Contextual Data Library

What is it?

RAND's Contextual Data Library serves as a central data repository, funded by the Computing and Data Management Cores (Core B) of the RAND Population Research Center (NICHD grant P50 HD12639-16) and the RAND Center for the Study of Aging (NIA grants 5P01-AG08291 and P20-AG12815-01).

How are the data used?

Contextual data are used in analyses to characterize a time and/or place. For example, in analysis of whether married couples divorce, contextual data might include state-level data on local characteristics of divorce law. Similarly, an analysis of welfare use might include a variables measuring state AFDC and Medicaid benefits over time.

Where did the data come from?

Each of the data sets was prepared at RAND from publicly available data. The data sets will be updated periodically, and new data sets will be added as available.

*NOTE: Some of the variables used here were drawn from the RAND Contextual Data Library. Researchers are asked to please acknowledge the above funding sources in your work.

How can I obtain the data?

The datasets currently available are stored in various formats, depending upon how they were contributed to the repository. We have provided the option of either downloading each available format separately, or bundled together. There are UNIX and PC formats of the files. When possible, a group of files for a data set will include:

  • Readme file, which is a text file describing the data
  • SAS format definition
    • The SAS formats are defined so that they can be used to "look up" a value corresponding to the context (e.g., year and state) without sorting and merging. See Example
  • SAS data set
  • STATA data file
  • Tab-delimited file (for spreadsheet users)

Questions or comments? Send email to stclair@rand.org

Example of SAS format definition

Consider, for example, adding state population, by year and state, to your data using the SAS format definition downloaded from the Contextual Data Library. The format statements would look something like this:

proc format;
value popst
197001 ="3454557" /* 1970 ALABAMA (FIPS Code=01) */
197002 ="305328" /* 1970 ALASKA (FIPS Code=02) */
197004 ="1799531" /* 1970 ARIZONA (FIPS Code=04) */

...and so on for the 50 states and District of Columbia

197102 ="3497349" /* 1971 ALABAMA (FIPS Code=01) */
197104 ="316366" /* 1971 ALASKA (FIPS Code=02) */
197105 ="1896117" /* 1971 ARIZONA (FIPS Code=04) */

...and so on for as many years as we have.

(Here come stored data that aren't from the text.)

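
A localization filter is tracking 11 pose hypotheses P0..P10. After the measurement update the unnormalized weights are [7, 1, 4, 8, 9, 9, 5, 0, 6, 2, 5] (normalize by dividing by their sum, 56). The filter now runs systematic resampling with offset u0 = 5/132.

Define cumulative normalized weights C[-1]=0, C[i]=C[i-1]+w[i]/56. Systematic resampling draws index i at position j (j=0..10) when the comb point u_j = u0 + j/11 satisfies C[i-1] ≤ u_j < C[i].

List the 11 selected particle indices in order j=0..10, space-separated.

0 1 3 3 4 4 5 5 6 8 10

C = [1/8, 1/7, 3/14, 5/14, 29/56, 19/28, 43/56, 43/56, 7/8, 51/56, 1]
j=0: u_0=5/132 ∈ [0, 1/8) → index 0
j=1: u_1=17/132 ∈ [1/8, 1/7) → index 1
j=2: u_2=29/132 ∈ [3/14, 5/14) → index 3
j=3: u_3=41/132 ∈ [3/14, 5/14) → index 3
j=4: u_4=53/132 ∈ [5/14, 29/56) → index 4
j=5: u_5=65/132 ∈ [5/14, 29/56) → index 4
j=6: u_6=7/12 ∈ [29/56, 19/28) → index 5
j=7: u_7=89/132 ∈ [29/56, 19/28) → index 5
j=8: u_8=101/132 ∈ [19/28, 43/56) → index 6
j=9: u_9=113/132 ∈ [43/56, 7/8) → index 8
j=10: u_10=125/132 ∈ [51/56, 1) → index 10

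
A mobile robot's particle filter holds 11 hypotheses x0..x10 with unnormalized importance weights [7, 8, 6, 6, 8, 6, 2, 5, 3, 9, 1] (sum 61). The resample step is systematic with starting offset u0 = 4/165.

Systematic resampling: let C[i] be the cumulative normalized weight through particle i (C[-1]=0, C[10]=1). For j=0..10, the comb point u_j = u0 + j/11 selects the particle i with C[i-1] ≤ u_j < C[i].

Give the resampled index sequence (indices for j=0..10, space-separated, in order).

0 1 1 2 3 4 4 5 7 9 9

C = [7/61, 15/61, 21/61, 27/61, 35/61, 41/61, 43/61, 48/61, 51/61, 60/61, 1]
j=0: u_0=4/165 ∈ [0, 7/61) → index 0
j=1: u_1=19/165 ∈ [7/61, 15/61) → index 1
j=2: u_2=34/165 ∈ [7/61, 15/61) → index 1
j=3: u_3=49/165 ∈ [15/61, 21/61) → index 2
j=4: u_4=64/165 ∈ [21/61, 27/61) → index 3
j=5: u_5=79/165 ∈ [27/61, 35/61) → index 4
j=6: u_6=94/165 ∈ [27/61, 35/61) → index 4
j=7: u_7=109/165 ∈ [35/61, 41/61) → index 5
j=8: u_8=124/165 ∈ [43/61, 48/61) → index 7
j=9: u_9=139/165 ∈ [51/61, 60/61) → index 9
j=10: u_10=14/15 ∈ [51/61, 60/61) → index 9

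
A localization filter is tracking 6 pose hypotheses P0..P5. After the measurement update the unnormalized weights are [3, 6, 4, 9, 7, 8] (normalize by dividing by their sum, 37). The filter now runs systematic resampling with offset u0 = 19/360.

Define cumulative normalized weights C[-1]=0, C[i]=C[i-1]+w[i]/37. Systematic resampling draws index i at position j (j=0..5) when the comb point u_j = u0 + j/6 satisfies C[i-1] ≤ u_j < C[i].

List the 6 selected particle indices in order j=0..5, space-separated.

C = [3/37, 9/37, 13/37, 22/37, 29/37, 1]
j=0: u_0=19/360 ∈ [0, 3/37) → index 0
j=1: u_1=79/360 ∈ [3/37, 9/37) → index 1
j=2: u_2=139/360 ∈ [13/37, 22/37) → index 3
j=3: u_3=199/360 ∈ [13/37, 22/37) → index 3
j=4: u_4=259/360 ∈ [22/37, 29/37) → index 4
j=5: u_5=319/360 ∈ [29/37, 1) → index 5

0 1 3 3 4 5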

In a SAS Data step, you can then "look up" the state population for whatever year is in the variable YEAR and whatever state FIPS code is in the variable STATE by using:

superkey=year*100 + state;
statepop=PUT (superkey, popst.);

So if YEAR=1971 and STATE=05 for Arizona, STATEPOP would be assigned 1,896,117.
Year and state are the variables that define the context, known as "key" variables, which are combined into one "superkey" for assigning the format.